The irony, for some Democrats, is that Sanders actually has a story to tell that could assure on-the-fence voters that he’s not the radical figure that’s often portrayed. He has played a constructive role on some of the biggest pieces of legislation and rarely—if ever—scuttled the legislative deals that he now bemoans. An official close to Barack Obama said that he and Sanders have talked through the course of the primary even as Sanders has been depicted as an irritant when it came to Obama’s presidency. And one top official at the Democratic National Committee noted that Sanders worked cooperatively with the party after the 2016 election to make sure that the politicians he and his affiliated group, Our Revolution, supported ended up running under the party umbrella.
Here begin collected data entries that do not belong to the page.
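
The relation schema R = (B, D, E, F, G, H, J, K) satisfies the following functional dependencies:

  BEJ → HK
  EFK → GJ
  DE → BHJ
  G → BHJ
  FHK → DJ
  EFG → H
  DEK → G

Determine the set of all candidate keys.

Attributes E, F never appear on any right-hand side, so every candidate key must contain {E, F}.
{E, F}⁺ = {E, F}, which is not all of the schema, so we must add further attributes.
{D, E, F}⁺: DE→BHJ adds B, H, J; BEJ→HK adds K; EFK→GJ adds G → {B, D, E, F, G, H, J, K}. Minimal: {E, F}⁺ = {E, F}; {D, F}⁺ = {D, F}; {D, E}⁺ = {B, D, E, G, H, J, K} — none reach the full schema.
{E, F, G}⁺: G→BHJ adds B, H, J; BEJ→HK adds K; FHK→DJ adds D → {B, D, E, F, G, H, J, K}. Minimal: {F, G}⁺ = {B, F, G, H, J}; {E, G}⁺ = {B, E, G, H, J, K}; {E, F}⁺ = {E, F} — none reach the full schema.
{E, F, K}⁺: EFK→GJ adds G, J; G→BHJ adds B, H; FHK→DJ adds D → {B, D, E, F, G, H, J, K}. Minimal: {F, K}⁺ = {F, K}; {E, K}⁺ = {E, K}; {E, F}⁺ = {E, F} — none reach the full schema.
{B, E, F, J}⁺: BEJ→HK adds H, K; EFK→GJ adds G; FHK→DJ adds D → {B, D, E, F, G, H, J, K}. Minimal: {E, F, J}⁺ = {E, F, J}; {B, F, J}⁺ = {B, F, J}; {B, E, J}⁺ = {B, E, H, J, K}; … — none reach the full schema.
Any other superkey contains one of these as a subset, so there are no further candidate keys.

{D, E, F}; {E, F, G}; {E, F, K}; {B, E, F, J}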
“Obama kept his own movement,” the official said of Obama’s Organizing for America. “Bernie told people to run and occupy the party. All these people who would have been green or Democratic Socialists, they joined the party. They participated.”
But Sanders has not emphasized this part of his resume. If anything, he’s stayed preternaturally focused on presenting himself as an outsider, eager for revolution more than constructiveness. And some of his congressional supporters on Wednesday bemoaned the characterization that took hold in the absence of a fuller picture.
“At the end of the day, there were people with power and a following and platform that used that all, and in 48 hours, sort of painted a very scary picture of Bernie Sanders and I think voters, half of whom made their decisions in some states at the very last minute, listen[ed] to,” said Pramila Jayapal (D-WA). “They care deeply, they’re knowledgeable, they have real fears.”
By Wednesday, there were signs that Sanders was tinkering with the message. His campaign put out a new advertisement featuring Obama speaking glowingly of the movement the Senator had built and the work he had done.
“I wanted to make it clear because there are a lot of statements about my relationship with Obama, to say that I worked with him and respect him and look forward to working with him,” Sanders said of the ad at a press conference later in the day.
For some voters, the overtures may do the trick. But for a chunk of the party, the anti-establishment candidate suddenly saddling up to the ex-president was too much to take. Sanders had his chance to soften his image. That time has passed.
“It’s absurd,” said one Obama White House veteran of the new ad.